Competitors coolly create at Medina’s 20th annual Ice Festival

Jack Scheurman, 2, of Euclid, sits on a motorcycle made of ice Sunday at the Ice Festival in downtown Medina, with his dad, Keith, watching. The motorcycle was carved by Medina native Aaron Costic, Elegant Ice Creations owner and Ice Festival founder. (GAZETTE PHOTO BY DAN POMPILI)

Jack Scheurman, 2, of Euclid, sits on a motorcycle made of ice Sunday at the Ice Festival in downtown Medina, with his dad, Keith, watching. The motorcycle was carved by Medina native Aaron Costic, Elegant Ice Creations owner and Ice Festival founder. (GAZETTE PHOTO BY DAN POMPILI)

Sunday’s cold, cloudy weather kept the sculptures glistening at the 20th annual Ice Festival on Public Square in Medina.

Festival founder Aaron Costic, owner of Elegant Ice Creations in Broadview Heights, said the climate was perfect for carving sculptures and keeping them looking good throughout the weekend.

“The sculptures turned out better because of the weather. By Sunday night, there’s usually some wear and damage, but they’re still looking good,” said Medina native Costic, who won Friday’s speed-carving competition.

During that event, four competitors had two rounds of 20 minutes each to carve something the audience would like. The spectators decided by applause who won each round.

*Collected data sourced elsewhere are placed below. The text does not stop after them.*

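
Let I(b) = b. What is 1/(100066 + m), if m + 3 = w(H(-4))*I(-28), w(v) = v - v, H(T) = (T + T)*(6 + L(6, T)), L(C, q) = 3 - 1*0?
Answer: 1/100063 ≈ 9.9937e-6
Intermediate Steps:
L(C, q) = 3 (L(C, q) = 3 + 0 = 3)
H(T) = 18*T (H(T) = (T + T)*(6 + 3) = (2*T)*9 = 18*T)
w(v) = 0
m = -3 (m = -3 + 0*(-28) = -3 + 0 = -3)
1/(100066 + m) = 1/(100066 - 3) = 1/100063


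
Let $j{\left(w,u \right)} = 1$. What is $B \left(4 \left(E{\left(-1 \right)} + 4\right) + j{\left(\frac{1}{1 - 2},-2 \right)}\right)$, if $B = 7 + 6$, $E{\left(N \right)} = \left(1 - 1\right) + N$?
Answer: $169$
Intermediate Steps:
$E{\left(N \right)} = N$ ($E{\left(N \right)} = 0 + N = N$)
$B = 13$
$B \left(4 \left(E{\left(-1 \right)} + 4\right) + j{\left(\frac{1}{1 - 2},-2 \right)}\right) = 13 \left(4 \left(-1 + 4\right) + 1\right) = 13 \left(4 \cdot 3 + 1\right) = 13 \left(12 + 1\right) = 13 \cdot 13 = 169$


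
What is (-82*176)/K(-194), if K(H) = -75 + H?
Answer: 14432/269 ≈ 53.651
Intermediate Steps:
(-82*176)/K(-194) = (-82*176)/(-75 - 194) = -14432/(-269) = -14432*(-1/269) = 14432/269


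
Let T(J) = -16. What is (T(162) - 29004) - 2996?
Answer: -32016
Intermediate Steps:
(T(162) - 29004) - 2996 = (-16 - 29004) - 2996 = -29020 - 2996 = -32016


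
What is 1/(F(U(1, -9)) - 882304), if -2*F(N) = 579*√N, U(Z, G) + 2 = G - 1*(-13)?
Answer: -1764608/1556920361591 + 579*√2/1556920361591 ≈ -1.1329e-6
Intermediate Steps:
U(Z, G) = 11 + G (U(Z, G) = -2 + (G - 1*(-13)) = -2 + (G + 13) = -2 + (13 + G) = 11 + G)
F(N) = -579*√N/2
1/(F(U(1, -9)) - 882304) = 1/(-579*√(11 - 9)/2 - 882304) = 1/(-579*√2/2 - 882304) = 1/(-882304 - 579*√2/2)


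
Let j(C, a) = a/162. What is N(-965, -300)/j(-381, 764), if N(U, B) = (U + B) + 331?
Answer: -37827/191 ≈ -198.05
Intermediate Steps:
j(C, a) = a/162 (j(C, a) = a*(1/162) = a/162)
N(U, B) = 331 + B + U (N(U, B) = (B + U) + 331 = 331 + B + U)
N(-965, -300)/j(-381, 764) = (331 - 300 - 965)/(((1/162)*764)) = -934/382/81 = -934*81/382 = -37827/191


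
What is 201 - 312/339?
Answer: 22609/113 ≈ 200.08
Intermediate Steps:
201 - 312/339 = 201 - 312*1/339 = 201 - 104/113 = 22609/113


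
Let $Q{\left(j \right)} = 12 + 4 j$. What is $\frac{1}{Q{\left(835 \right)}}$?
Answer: $\frac{1}{3352} \approx 0.00029833$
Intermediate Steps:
$\frac{1}{Q{\left(835 \right)}} = \frac{1}{12 + 4 \cdot 835} = \frac{1}{12 + 3340} = \frac{1}{3352}$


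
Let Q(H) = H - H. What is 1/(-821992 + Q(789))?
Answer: -1/821992 ≈ -1.2166e-6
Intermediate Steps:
Q(H) = 0
1/(-821992 + Q(789)) = 1/(-821992 + 0) = 1/(-821992) = -1/821992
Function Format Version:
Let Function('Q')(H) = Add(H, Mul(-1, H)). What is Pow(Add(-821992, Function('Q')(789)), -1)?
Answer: Rational(-1, 821992) ≈ -1.2166e-6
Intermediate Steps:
Function('Q')(H) = 0
Pow(Add(-821992, Function('Q')(789)), -1) = Pow(Add(-821992, 0), -1) = Pow(-821992, -1) = Rational(-1, 821992)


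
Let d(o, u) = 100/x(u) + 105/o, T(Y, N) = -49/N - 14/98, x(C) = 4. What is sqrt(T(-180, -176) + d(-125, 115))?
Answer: sqrt(57619331)/1540 ≈ 4.9291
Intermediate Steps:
T(Y, N) = -1/7 - 49/N (T(Y, N) = -49/N - 14*1/98 = -49/N - 1/7 = -1/7 - 49/N)
d(o, u) = 25 + 105/o (d(o, u) = 100/4 + 105/o = 100*(1/4) + 105/o = 25 + 105/o)
sqrt(T(-180, -176) + d(-125, 115)) = sqrt((1/7)*(-343 - 1*(-176))/(-176) + (25 + 105/(-125))) = sqrt((1/7)*(-1/176)*(-343 + 176) + (25 + 105*(-1/125))) = sqrt((1/7)*(-1/176)*(-167) + (25 - 21/25)) = sqrt(167/1232 + 604/25) = sqrt(748303/30800) = sqrt(57619331)/1540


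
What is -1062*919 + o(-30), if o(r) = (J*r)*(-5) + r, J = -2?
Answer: -976308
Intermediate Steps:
o(r) = 11*r (o(r) = -2*r*(-5) + r = 10*r + r = 11*r)
-1062*919 + o(-30) = -1062*919 + 11*(-30) = -975978 - 330 = -976308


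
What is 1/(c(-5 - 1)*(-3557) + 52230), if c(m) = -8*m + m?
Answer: -1/97164 ≈ -1.0292e-5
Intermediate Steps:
c(m) = -7*m
1/(c(-5 - 1)*(-3557) + 52230) = 1/(-7*(-5 - 1)*(-3557) + 52230) = 1/(-7*(-6)*(-3557) + 52230) = 1/(42*(-3557) + 52230) = 1/(-149394 + 52230) = 1/(-97164) = -1/97164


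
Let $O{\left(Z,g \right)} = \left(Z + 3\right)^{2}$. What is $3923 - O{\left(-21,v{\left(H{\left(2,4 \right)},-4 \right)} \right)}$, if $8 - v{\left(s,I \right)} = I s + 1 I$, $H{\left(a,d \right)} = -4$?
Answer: $3599$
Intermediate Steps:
$v{\left(s,I \right)} = 8 - I - I s$ ($v{\left(s,I \right)} = 8 - \left(I s + 1 I\right) = 8 - \left(I s + I\right) = 8 - \left(I + I s\right) = 8 - I - I s$)
$O{\left(Z,g \right)} = \left(3 + Z\right)^{2}$
$3923 - O{\left(-21,v{\left(H{\left(2,4 \right)},-4 \right)} \right)} = 3923 - \left(3 - 21\right)^{2} = 3923 - \left(-18\right)^{2} = 3923 - 324 = 3599$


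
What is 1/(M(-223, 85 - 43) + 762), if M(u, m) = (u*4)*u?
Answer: 1/199678 ≈ 5.0081e-6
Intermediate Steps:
M(u, m) = 4*u² (M(u, m) = (4*u)*u = 4*u²)
1/(M(-223, 85 - 43) + 762) = 1/(4*(-223)² + 762) = 1/(4*49729 + 762) = 1/(198916 + 762) = 1/199678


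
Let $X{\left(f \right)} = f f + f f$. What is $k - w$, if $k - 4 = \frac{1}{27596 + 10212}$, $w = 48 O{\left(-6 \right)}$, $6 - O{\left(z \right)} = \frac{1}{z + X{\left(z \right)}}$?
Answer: $- \frac{117809717}{415888} \approx -283.27$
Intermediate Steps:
$X{\left(f \right)} = 2 f^{2}$ ($X{\left(f \right)} = f^{2} + f^{2} = 2 f^{2}$)
$O{\left(z \right)} = 6 - \frac{1}{z + 2 z^{2}}$
$w = \frac{3160}{11}$ ($w = 48 \frac{-1 + 6 \left(-6\right) + 12 \left(-6\right)^{2}}{\left(-6\right) \left(1 + 2 \left(-6\right)\right)} = 48 \left(- \frac{-1 - 36 + 12 \cdot 36}{6 \left(1 - 12\right)}\right) = 48 \left(- \frac{-1 - 36 + 432}{6 \left(-11\right)}\right) = 48 \left(\left(- \frac{1}{6}\right) \left(- \frac{1}{11}\right) 395\right) = 48 \cdot \frac{395}{66} = \frac{3160}{11} \approx 287.27$)
$k = \frac{151233}{37808}$ ($k = 4 + \frac{1}{27596 + 10212} = 4 + \frac{1}{37808} = \frac{151233}{37808} \approx 4.0$)
$k - w = \frac{151233}{37808} - \frac{3160}{11} = - \frac{117809717}{415888}$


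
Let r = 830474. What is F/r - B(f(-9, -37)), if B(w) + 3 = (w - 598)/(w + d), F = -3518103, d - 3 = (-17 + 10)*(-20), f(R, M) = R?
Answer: 91630616/27820879 ≈ 3.2936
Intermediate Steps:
d = 143 (d = 3 + (-17 + 10)*(-20) = 3 - 7*(-20) = 3 + 140 = 143)
B(w) = -3 + (-598 + w)/(143 + w) (B(w) = -3 + (w - 598)/(w + 143) = -3 + (-598 + w)/(143 + w))
F/r - B(f(-9, -37)) = -3518103/830474 - (-1027 - 2*(-9))/(143 - 9) = -3518103*1/830474 - (-1027 + 18)/134 = -3518103/830474 - (-1009)/134 = -3518103/830474 - 1*(-1009/134) = -3518103/830474 + 1009/134 = 91630616/27820879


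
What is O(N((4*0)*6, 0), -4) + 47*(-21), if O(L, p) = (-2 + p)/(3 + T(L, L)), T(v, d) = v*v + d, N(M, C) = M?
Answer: -989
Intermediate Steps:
T(v, d) = d + v² (T(v, d) = v² + d = d + v²)
O(L, p) = (-2 + p)/(3 + L + L²) (O(L, p) = (-2 + p)/(3 + (L + L²)) = (-2 + p)/(3 + L + L²))
O(N((4*0)*6, 0), -4) + 47*(-21) = (-2 - 4)/(3 + (4*0)*6 + ((4*0)*6)²) + 47*(-21) = -6/(3 + 0*6 + (0*6)²) - 987 = -6/(3 + 0 + 0²) - 987 = -6/(3 + 0 + 0) - 987 = -6/3 - 987 = (⅓)*(-6) - 987 = -2 - 987 = -989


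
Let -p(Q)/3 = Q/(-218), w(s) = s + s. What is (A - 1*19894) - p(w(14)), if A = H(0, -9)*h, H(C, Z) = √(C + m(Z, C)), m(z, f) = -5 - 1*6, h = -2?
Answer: -2168488/109 - 2*I*√11 ≈ -19894.0 - 6.6332*I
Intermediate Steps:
m(z, f) = -11 (m(z, f) = -5 - 6 = -11)
w(s) = 2*s
H(C, Z) = √(-11 + C) (H(C, Z) = √(C - 11) = √(-11 + C))
p(Q) = 3*Q/218 (p(Q) = -3*Q/(-218) = -3*Q*(-1)/218 = -(-3)*Q/218 = 3*Q/218)
A = -2*I*√11 (A = √(-11 + 0)*(-2) = √(-11)*(-2) = (I*√11)*(-2) = -2*I*√11 ≈ -6.6332*I)
(A - 1*19894) - p(w(14)) = (-2*I*√11 - 1*19894) - 3*2*14/218 = (-2*I*√11 - 19894) - 3*28/218 = (-19894 - 2*I*√11) - 1*42/109 = (-19894 - 2*I*√11) - 42/109 = -2168488/109 - 2*I*√11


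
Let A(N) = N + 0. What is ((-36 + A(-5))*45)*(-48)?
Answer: 88560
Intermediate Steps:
A(N) = N
((-36 + A(-5))*45)*(-48) = ((-36 - 5)*45)*(-48) = -41*45*(-48) = -1845*(-48) = 88560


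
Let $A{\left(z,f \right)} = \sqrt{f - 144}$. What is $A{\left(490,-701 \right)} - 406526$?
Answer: $-406526 + 13 i \sqrt{5} \approx -4.0653 \cdot 10^{5} + 29.069 i$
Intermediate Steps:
$A{\left(z,f \right)} = \sqrt{-144 + f}$
$A{\left(490,-701 \right)} - 406526 = \sqrt{-144 - 701} - 406526 = \sqrt{-845} - 406526 = 13 i \sqrt{5} - 406526 = -406526 + 13 i \sqrt{5}$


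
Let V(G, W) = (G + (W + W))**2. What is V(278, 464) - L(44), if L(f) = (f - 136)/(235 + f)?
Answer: 405787736/279 ≈ 1.4544e+6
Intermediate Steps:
V(G, W) = (G + 2*W)**2
L(f) = (-136 + f)/(235 + f)
V(278, 464) - L(44) = (278 + 2*464)**2 - (-136 + 44)/(235 + 44) = (278 + 928)**2 - (-92)/279 = 1206**2 - (-92)/279 = 1454436 - 1*(-92/279) = 1454436 + 92/279 = 405787736/279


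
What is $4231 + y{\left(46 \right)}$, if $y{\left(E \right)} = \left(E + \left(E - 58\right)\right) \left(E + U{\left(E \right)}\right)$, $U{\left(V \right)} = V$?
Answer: $7359$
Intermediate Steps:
$y{\left(E \right)} = 2 E \left(-58 + 2 E\right)$ ($y{\left(E \right)} = \left(E + \left(E - 58\right)\right) \left(E + E\right) = \left(E + \left(-58 + E\right)\right) 2 E = \left(-58 + 2 E\right) 2 E = 2 E \left(-58 + 2 E\right)$)
$4231 + y{\left(46 \right)} = 4231 + 4 \cdot 46 \left(-29 + 46\right) = 4231 + 4 \cdot 46 \cdot 17 = 4231 + 3128 = 7359$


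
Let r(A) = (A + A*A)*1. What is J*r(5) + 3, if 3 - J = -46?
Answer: 1473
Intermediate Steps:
r(A) = A + A² (r(A) = (A + A²)*1 = A + A²)
J = 49 (J = 3 - 1*(-46) = 3 + 46 = 49)
J*r(5) + 3 = 49*(5*(1 + 5)) + 3 = 49*(5*6) + 3 = 49*30 + 3 = 1470 + 3 = 1473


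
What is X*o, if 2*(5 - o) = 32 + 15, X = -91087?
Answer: 3370219/2 ≈ 1.6851e+6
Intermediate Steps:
o = -37/2 (o = 5 - (32 + 15)/2 = 5 - ½*47 = 5 - 47/2 = -37/2 ≈ -18.500)
X*o = -91087*(-37/2) = 3370219/2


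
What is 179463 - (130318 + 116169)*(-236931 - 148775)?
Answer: 95071694285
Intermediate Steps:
179463 - (130318 + 116169)*(-236931 - 148775) = 179463 - 246487*(-385706) = 179463 - 1*(-95071514822) = 179463 + 95071514822 = 95071694285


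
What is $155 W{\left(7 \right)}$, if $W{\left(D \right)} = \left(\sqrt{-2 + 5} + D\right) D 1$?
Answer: $7595 + 1085 \sqrt{3} \approx 9474.3$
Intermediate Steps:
$W{\left(D \right)} = D \left(D + \sqrt{3}\right)$ ($W{\left(D \right)} = \left(\sqrt{3} + D\right) D = \left(D + \sqrt{3}\right) D = D \left(D + \sqrt{3}\right)$)
$155 W{\left(7 \right)} = 155 \cdot 7 \left(7 + \sqrt{3}\right) = 155 \left(49 + 7 \sqrt{3}\right) = 7595 + 1085 \sqrt{3}$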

Costic carved an eagle in the first round to advance and an angel in the second round to defeat Richard Alford, of Akron.

Brunswick resident Jeff Meyers bowed out in the first round along with Greg Demaline, of Mentor.

Costic, whose company carved dozens of the sponsored sculptures on display in Public Square, said he thought the festival was a great success.

“I thought it was really great,” Costic said. “Between the ideal weather and the amount of carvers it was a fantastic festival, and a lot of people came out to see it.”

Saturday was the team competition, where competitors had three hours to wow the judges with their collaborative creations.

The winners in that event were Lauren Klapic and Walter Ross, of Michigan, who crafted a mechanical-winged horse. In second place was the team of Michael and Matthew Stoddard, father and son from Lexington, Ky. Alford teamed up with Kristian Smith, also of Akron, to place third.

Solo carvers also were given three hours to carve during Sunday’s individual competition. Michael Stoddard’s chandelier took the top prize, while Klapic’s bird came in second. Caleb Landis of Akron placed third.